Threats of digital worldThe overarching sweep of the global hacking capability developed by America’s Central Intelligence Agency, as alleged by the whistle-blowing outfit known as WikiLeaks, warrants deep reflection.
The overarching sweep of the global hacking capability developed by America’s Central Intelligence Agency, as alleged by the whistle-blowing outfit known as WikiLeaks, warrants deep reflection. The truth about if and how the agency actually applied sophisticated hacking tools hasn’t emerged but the so-called objectives of its programme are plausible. Among them are efforts to target common smart devices and machines by exploiting “zero-day” vulnerabilities (attacks on unknown flaws that leave zero days to craft a defensive patch).
Hackers around the world routinely probe the software of major companies to find a back door that permits covert entry. Media shows have showed how hackers can access all the data on a smartphone in just 60 seconds. What the WikiLeaks claims brought into focus were the range and depth of hacking efforts.

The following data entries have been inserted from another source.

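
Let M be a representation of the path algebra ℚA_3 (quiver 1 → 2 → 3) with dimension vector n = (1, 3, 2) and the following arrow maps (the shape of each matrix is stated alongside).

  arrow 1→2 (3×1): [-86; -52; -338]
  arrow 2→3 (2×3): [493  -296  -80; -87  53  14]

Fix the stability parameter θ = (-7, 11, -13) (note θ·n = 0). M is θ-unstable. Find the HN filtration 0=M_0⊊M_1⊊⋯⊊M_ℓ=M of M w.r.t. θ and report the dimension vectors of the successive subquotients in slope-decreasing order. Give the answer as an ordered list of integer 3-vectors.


Via rank(M_{q-1}∘⋯∘M_p): M ≅ I[1,3], I[2,2], I[2,3].
μ_θ-semistable layers: μ^(1)=11; μ^(2)=-1; μ^(3)=-7

((0, 1, 0); (0, 2, 2); (1, 0, 0))


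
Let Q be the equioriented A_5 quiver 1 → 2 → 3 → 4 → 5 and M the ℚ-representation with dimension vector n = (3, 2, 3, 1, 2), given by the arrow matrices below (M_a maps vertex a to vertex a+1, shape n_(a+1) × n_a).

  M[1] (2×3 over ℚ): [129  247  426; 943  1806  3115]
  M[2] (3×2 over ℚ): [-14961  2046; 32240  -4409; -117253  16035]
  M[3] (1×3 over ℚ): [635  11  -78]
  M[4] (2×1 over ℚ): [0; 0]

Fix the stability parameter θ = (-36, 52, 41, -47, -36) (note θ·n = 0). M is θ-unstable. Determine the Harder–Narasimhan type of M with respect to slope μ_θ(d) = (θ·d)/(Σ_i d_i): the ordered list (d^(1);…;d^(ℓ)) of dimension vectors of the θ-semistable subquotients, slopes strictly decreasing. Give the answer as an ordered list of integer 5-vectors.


Interval decomposition of M: I[1,1], I[1,3], I[1,4], I[3,3], I[5,5]^2.
HN type (ℓ=4): μ^(1)=93/2; μ^(2)=41; μ^(3)=46/3; μ^(4)=-36

((0, 1, 1, 0, 0); (0, 0, 1, 0, 0); (0, 1, 1, 1, 0); (3, 0, 0, 0, 2))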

Apart from breaching the operating systems of various mobile phone producers, spies look for ways to bypass the encryption of messaging and microblogging services. The cameras and microphones of personal computers and phones can be remotely activated, and smart TVs can be turned into eavesdropping devices. Such threats should spur the public and private sectors to redouble efforts to strengthen cyber security. Users can’t afford to be complacent. Daily vigilance is required rather than periodic security patches.
The WikiLeaks disclosure also put the spotlight on the risks of mass surveillance. Wired magazine reckons that 50 to 100 billion devices will be linked in the Internet of Things by 2020. At the centre of this web will be humans who would be both predator and prey. Thoughtful discussions should take place on the controls needed to curb state sponsored abuses of smart technology.